The mini donut was born in the forties, when Tom Thumb donut machines cranked out teeny versions of the much loved breakfast pastries at the rate of three dozen per minute. The machines didn’t catch on for a decade or so, then quickly became popular at state fairs and carnivals, where people loved to watch them at work, churning out donuts that were then doused in cinnamon sugar and served warm as a snack. To this day people associate mini donuts with summer midways, but they’re surprisingly simple to make at home with simple yeast dough, canola oil and a shot glass.
If you’re looking for something unique to serve at a party, this is it. One batch of dough will make dozens of mini donuts, which cook quickly in just a couple inches of canola oil heated in a deep pot. It should be hot, but not smoking – test its readiness by dipping a small piece of bread in – it should sizzle around it. Roll out the dough and cut it with the open end of a shot glass – it will make perfectly-sized mini donuts – and poke holes through with a straw or your finger. When cooking them, don’t crowd the pot, or you’ll cool down the oil. Cook a few (or several, if your pot is big) at a time and flip as they turn golden, then remove with a slotted spoon to paper towels to drain, then into a shallow dish of sugar spiked with cinnamon. Serve warm, in paper cups or bags, if you get the chance – most likely your guests will hover around the stove and eat them as soon as they’re cool enough to touch.
Homemade Mini Donuts
1 package active dry yeast; instant if you’re in a rush (2 tsp.)
2 Tbsp. warm water
3 1/4 cups all-purpose flour, plus additional for sprinkling and rolling out dough (use half whole-wheat if you like)
1 cup milk, at room temperature
2-4 Tbsp. butter or non-hydrogenated margarine, softened
1 large egg
2 Tbsp. sugar
1 tsp. salt
canola oil, for frying
cinnamon-sugar, for dipping (spike sugar with as much cinnamon as you like)
In a large bowl, stir together the yeast and water; set it aside for 5 minutes, until it’s foamy. (If it doesn’t foam, throw it out and buy fresh yeast. It won’t foam much, but if it just sits there and does nothing, it’s inactive.) Add the flour, milk, butter, egg, sugar and salt, and stir until you have a soft, sticky dough. Stir for a minute or two, then cover and set aside for an hour, if you have time and aren’t at a 10th birthday party.
Turn the dough out onto a lightly floured surface and pat with floured hands until it’s about 1/2 inch thick.

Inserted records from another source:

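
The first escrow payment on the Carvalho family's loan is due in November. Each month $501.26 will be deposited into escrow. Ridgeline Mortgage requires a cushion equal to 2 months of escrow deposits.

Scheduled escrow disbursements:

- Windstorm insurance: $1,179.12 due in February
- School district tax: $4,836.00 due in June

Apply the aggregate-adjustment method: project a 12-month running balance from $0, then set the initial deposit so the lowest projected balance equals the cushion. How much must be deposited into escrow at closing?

$3,007.56

Cushion = 2 × $501.26 = $1,002.52
Trial balance (start $0, +$501.26 each month, − disbursements):
  Nov: +$501.26 → $501.26
  Dec: +$501.26 → $1,002.52
  Jan: +$501.26 → $1,503.78
  Feb: +$501.26 − $1,179.12 → $825.92
  Mar: +$501.26 → $1,327.18
  Apr: +$501.26 → $1,828.44
  May: +$501.26 → $2,329.70
  Jun: +$501.26 − $4,836.00 → -$2,005.04
  Jul: +$501.26 → -$1,503.78
  Aug: +$501.26 → -$1,002.52
  Sep: +$501.26 → -$501.26
  Oct: +$501.26 → $0.00
Lowest trial balance = -$2,005.04 (Jun)
Initial deposit = cushion − low point = $1,002.52 − (-$2,005.04) = $3,007.56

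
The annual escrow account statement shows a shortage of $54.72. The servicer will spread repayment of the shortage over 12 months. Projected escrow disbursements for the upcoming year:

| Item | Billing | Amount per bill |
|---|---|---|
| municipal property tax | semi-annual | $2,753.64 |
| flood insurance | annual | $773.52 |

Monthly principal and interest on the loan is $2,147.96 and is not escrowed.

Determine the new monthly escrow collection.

Municipal property tax: $2,753.64 × 2 = $5,507.28 annually
Flood insurance: $773.52 annually
Yearly total = $5,507.28 + $773.52 = $6,280.80
Monthly escrow = $6,280.80 ÷ 12 = $523.40
Monthly shortage recovery: $54.72 ÷ 12 = $4.56
Adjusted monthly = $523.40 + $4.56 = $527.96

$527.96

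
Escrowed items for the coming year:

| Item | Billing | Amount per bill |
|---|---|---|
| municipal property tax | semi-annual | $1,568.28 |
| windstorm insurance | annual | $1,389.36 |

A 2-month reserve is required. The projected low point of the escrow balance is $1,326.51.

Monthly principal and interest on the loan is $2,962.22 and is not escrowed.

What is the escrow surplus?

Municipal property tax — $1,568.28 × 2 = $3,136.56/yr
Windstorm insurance — $1,389.36/yr
Total annual escrow = $4,525.92
Base monthly escrow = $4,525.92 / 12 = $377.16
Cushion = 2 × $377.16 = $754.32
Surplus = $1,326.51 − $754.32 = $572.19

$572.19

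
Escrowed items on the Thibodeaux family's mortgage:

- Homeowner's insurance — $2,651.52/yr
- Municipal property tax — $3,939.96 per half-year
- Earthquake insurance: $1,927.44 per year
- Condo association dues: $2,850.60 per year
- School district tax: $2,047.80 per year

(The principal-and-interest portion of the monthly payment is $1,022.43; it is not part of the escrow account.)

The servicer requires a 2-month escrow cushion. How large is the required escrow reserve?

Homeowner's insurance: $2,651.52 annually
Municipal property tax: $3,939.96 × 2 = $7,879.92 annually
Earthquake insurance: $1,927.44 annually
Condo association dues: $2,850.60 annually
School district tax: $2,047.80 annually
Total per year = $2,651.52 + $7,879.92 + $1,927.44 + $2,850.60 + $2,047.80 = $17,357.28
Per month = $17,357.28 / 12 = $1,446.44
Cushion = 2 × $1,446.44 = $2,892.88

$2,892.88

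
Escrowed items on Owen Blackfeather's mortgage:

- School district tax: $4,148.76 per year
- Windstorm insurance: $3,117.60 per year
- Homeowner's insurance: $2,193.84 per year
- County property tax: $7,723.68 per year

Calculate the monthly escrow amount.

$1,431.99

School district tax: $4,148.76 per year
Windstorm insurance: $3,117.60 per year
Homeowner's insurance: $2,193.84 per year
County property tax: $7,723.68 per year
Total annual escrow = $4,148.76 + $3,117.60 + $2,193.84 + $7,723.68 = $17,183.88
Monthly escrow = $17,183.88 ÷ 12 = $1,431.99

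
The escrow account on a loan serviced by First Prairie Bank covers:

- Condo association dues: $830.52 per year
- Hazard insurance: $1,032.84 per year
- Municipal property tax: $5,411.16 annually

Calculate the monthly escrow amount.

$606.21

Condo association dues: $830.52 per year
Hazard insurance: $1,032.84 per year
Municipal property tax: $5,411.16 per year
Annual escrow total = $7,274.52
Per month = $7,274.52 ÷ 12 = $606.21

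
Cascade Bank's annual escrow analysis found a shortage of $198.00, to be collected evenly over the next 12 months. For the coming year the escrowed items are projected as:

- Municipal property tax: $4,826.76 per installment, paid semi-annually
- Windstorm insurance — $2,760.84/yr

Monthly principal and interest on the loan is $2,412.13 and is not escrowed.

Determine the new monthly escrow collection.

$1,051.03

Municipal property tax — $4,826.76 × 2 = $9,653.52 annually
Windstorm insurance — $2,760.84 annually
Combined annual = $9,653.52 + $2,760.84 = $12,414.36
Monthly escrow = $12,414.36 / 12 = $1,034.53
Shortage spread = $198.00 ÷ 12 = $16.50/mo
Adjusted monthly = $1,034.53 + $16.50 = $1,051.03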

Cut out as many rounds as possible with the rim of a shot glass, and poke a hole in each with your finger, stretching it out a bit as it will puff up as it cooks, closing the hole somewhat. If you like, cover with a kitchen towel and let them rise for another 20-30 minutes (this isn’t necessary, but will produce lighter doughnuts).
Heat about 2” of oil in a deep, heavy saucepan until it’s hot but not smoking. You’ll know when it’s hot enough by dipping in a piece of bread or a bit of dough – it should start sizzling right away. If the oil is too cool, they will take too long to cook and will absorb too much oil, making them heavy.
Cook doughnuts 2 at a time, turning occasionally with tongs or a slotted spoon, until puffed and golden brown, about 2 minutes per batch. Transfer to paper towels to drain, then toss in cinnamon-sugar while still warm.